Moral Virtue, Aristotle, and Machiavelli

 

Moral Virtue, Aristotle, and Machiavelli

Peter Schultz

 

            I have said that, for Aristotle, the alternative to greatness isn’t goodness. It’s hedonism. This has something to do with the status of moral virtue, as we’ll see.

 

            For Machiavelli, the alternative to greatness isn’t goodness because there is no real alternative to greatness. Humans, as he says in The Prince, have to learn to be able not to be good in order to succeed. For Machiavelli, goodness may be said to be “socially constructed.” The moral virtues aren’t real, they aren’t natural, as are the moral vices.

 

            Hedonism isn’t an option for Machiavelli because in a world that is simply material, matter in motion, hedonism is indistinguishable from [self] indulgence. In a material world, indulgence must mean indulging in bodies or matter of some kind – human bodies, food, drink, drugs, etc. Hedonism understood as not being self-indulgence requires a world that is receptive to longings that are not material, desires for things not simply matter or material like love or art or truth.

 

            There is some agreement between Aristotle and Machiavelli regarding moral virtue. For Aristotle, the peak of moral virtue is magnanimity, which is a kind of greatness, “the great souled man.” So those craving to be morally virtuous are craving, ultimately, greatness. Moral virtue at its peak is indistinguishable from a kind of vanity, which is of course a vice. This helps explain why Aristotle did not think that goodness was an alternative, a viable alternative to greatness.

 

            For Machiavelli, the moral virtues are actually vices, splendid vices sometimes but still vices. For example, to be liberal requires wealth, possessions, property, but wealth, possessions, and property must be acquired. And, of courses, in the world acquisition requires rapaciousness, taking, either from the world or from others. To be liberal requires rapaciousness. The moral virtue of liberality rests on the vice of rapaciousness.

 

            So humans are compelled to embrace vice, even to be virtuous. Men are compelled to be bad just as they are, according to Christianity, compelled to sin. That is, men are compelled to embrace vice even to be morally virtuous and certainly they are compelled to embrace vice in order to succeed.

 

            The peak of humanity for Machiavelli, the greatest success, is greatness. Greatness is what the best human beings seek or crave, in part because moral virtue isn’t “real.” Men are taught to be good so as to be controlled; they are taught to desire to be good but this is a desire they can never fulfill given the unreality of moral virtue. That humans continually fail to be virtuous isn’t their or even a fault.
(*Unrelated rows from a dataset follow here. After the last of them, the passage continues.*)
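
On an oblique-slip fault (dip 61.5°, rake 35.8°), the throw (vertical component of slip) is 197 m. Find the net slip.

383 m

dip-slip = throw / sin(dip) = 197 / sin(61.5°) = 224.2 m
net slip = dip-slip / sin(rake) = 224.2 / sin(35.8°) = 383 m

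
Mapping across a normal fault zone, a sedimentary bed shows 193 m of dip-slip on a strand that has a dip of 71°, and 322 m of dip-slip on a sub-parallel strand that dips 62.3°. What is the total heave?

heave_A = 193 × cos(71°) = 62.83 m
heave_B = 322 × cos(62.3°) = 149.7 m
total = 62.83 + 149.7 = 213 m

213 m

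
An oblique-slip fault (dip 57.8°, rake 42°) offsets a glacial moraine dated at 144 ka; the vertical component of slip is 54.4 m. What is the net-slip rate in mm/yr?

dip-slip = throw / sin(dip) = 54.4 / sin(57.8°) = 64.29 m
net slip = dip-slip / sin(rake) = 64.29 / sin(42°) = 96.08 m
rate = 96.08 m / 144 ka = 0.000667 m/yr = 0.667 mm/yr

0.667 mm/yr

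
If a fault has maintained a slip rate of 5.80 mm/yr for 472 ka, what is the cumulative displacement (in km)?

slip = rate × time = 5.80 mm/yr × 472 ka = 2740 m = 2.74 km

2.74 km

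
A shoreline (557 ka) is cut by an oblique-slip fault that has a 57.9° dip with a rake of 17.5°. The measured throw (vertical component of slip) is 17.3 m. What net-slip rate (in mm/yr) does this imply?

dip-slip = throw / sin(dip) = 17.3 / sin(57.9°) = 20.42 m
net slip = dip-slip / sin(rake) = 20.42 / sin(17.5°) = 67.91 m
rate = 67.91 m / 557 ka = 0.000122 m/yr = 0.122 mm/yr

0.122 mm/yr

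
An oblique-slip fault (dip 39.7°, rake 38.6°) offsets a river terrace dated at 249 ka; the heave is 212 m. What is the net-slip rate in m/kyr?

1.77 m/kyr

dip-slip = heave / cos(dip) = 212 / cos(39.7°) = 275.5 m
net slip = dip-slip / sin(rake) = 275.5 / sin(38.6°) = 441.7 m
rate = 441.7 m / 249 ka = 0.00177 m/yr = 1.77 m/kyr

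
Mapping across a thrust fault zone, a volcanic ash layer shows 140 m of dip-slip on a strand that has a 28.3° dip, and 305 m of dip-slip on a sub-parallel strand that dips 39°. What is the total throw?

258 m

throw_A = 140 × sin(28.3°) = 66.37 m
throw_B = 305 × sin(39°) = 191.9 m
total = 66.37 + 191.9 = 258 m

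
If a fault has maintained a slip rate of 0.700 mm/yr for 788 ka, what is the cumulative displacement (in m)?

slip = rate × time = 0.700 mm/yr × 788 ka = 552 m

552 m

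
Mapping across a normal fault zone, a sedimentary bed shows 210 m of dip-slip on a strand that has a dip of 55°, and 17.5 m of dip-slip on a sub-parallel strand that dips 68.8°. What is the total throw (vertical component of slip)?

188 m

throw_A = 210 × sin(55°) = 172 m
throw_B = 17.5 × sin(68.8°) = 16.32 m
total = 172 + 16.32 = 188 m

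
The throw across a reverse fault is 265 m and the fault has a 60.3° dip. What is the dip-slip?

305 m

dip-slip = throw / sin(dip) = 265 / sin(60.3°) = 305 m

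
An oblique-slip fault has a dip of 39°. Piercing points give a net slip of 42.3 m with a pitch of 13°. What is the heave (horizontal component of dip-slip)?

7.39 m

dip-slip = net slip × sin(rake) = 42.3 m × sin(13°) = 9.515 m
heave = dip-slip × cos(dip) = 9.515 × cos(39°) = 7.39 m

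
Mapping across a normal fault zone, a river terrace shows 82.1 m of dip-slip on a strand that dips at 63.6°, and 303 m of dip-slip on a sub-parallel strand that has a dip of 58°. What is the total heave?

197 m

heave_A = 82.1 × cos(63.6°) = 36.50 m
heave_B = 303 × cos(58°) = 160.6 m
total = 36.50 + 160.6 = 197 m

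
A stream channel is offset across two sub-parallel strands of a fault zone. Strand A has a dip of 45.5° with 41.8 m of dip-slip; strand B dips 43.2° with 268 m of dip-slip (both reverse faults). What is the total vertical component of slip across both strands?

213 m

throw_A = 41.8 × sin(45.5°) = 29.81 m
throw_B = 268 × sin(43.2°) = 183.5 m
total = 29.81 + 183.5 = 213 m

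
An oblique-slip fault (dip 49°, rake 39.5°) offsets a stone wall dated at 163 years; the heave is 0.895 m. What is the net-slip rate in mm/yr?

13.2 mm/yr

dip-slip = heave / cos(dip) = 0.895 / cos(49°) = 1.364 m
net slip = dip-slip / sin(rake) = 1.364 / sin(39.5°) = 2.145 m
rate = 2.145 m / 163 years = 0.0132 m/yr = 13.2 mm/yr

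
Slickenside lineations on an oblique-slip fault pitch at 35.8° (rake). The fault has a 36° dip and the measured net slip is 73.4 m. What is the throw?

25.2 m

dip-slip = net slip × sin(rake) = 73.4 m × sin(35.8°) = 42.94 m
throw = dip-slip × sin(dip) = 42.94 × sin(36°) = 25.2 m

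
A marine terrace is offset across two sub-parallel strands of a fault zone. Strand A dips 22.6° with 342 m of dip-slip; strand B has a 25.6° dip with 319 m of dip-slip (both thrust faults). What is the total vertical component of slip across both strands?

throw_A = 342 × sin(22.6°) = 131.4 m
throw_B = 319 × sin(25.6°) = 137.8 m
total = 131.4 + 137.8 = 269 m

269 m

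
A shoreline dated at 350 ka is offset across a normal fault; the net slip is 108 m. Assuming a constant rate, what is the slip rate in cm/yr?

0.0309 cm/yr

rate = 108 m / 350 ka = 0.000309 m/yr = 0.0309 cm/yr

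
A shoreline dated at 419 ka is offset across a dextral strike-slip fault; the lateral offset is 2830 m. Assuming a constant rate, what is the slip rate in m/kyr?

6.75 m/kyr

rate = 2830 m / 419 ka = 0.00675 m/yr = 6.75 m/kyr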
It could be said that Machiavelli thought that “men are bad,” but that would be misleading. For Machiavelli, humans are humans, controlled ultimately by passions, by desires like greed, lust, etc. because in a material world our passions have to seek matter of some kind. This is just a fact; this is just, as Machiavelli said in The Prince, “the effectual truth.” Ignore it at your peril.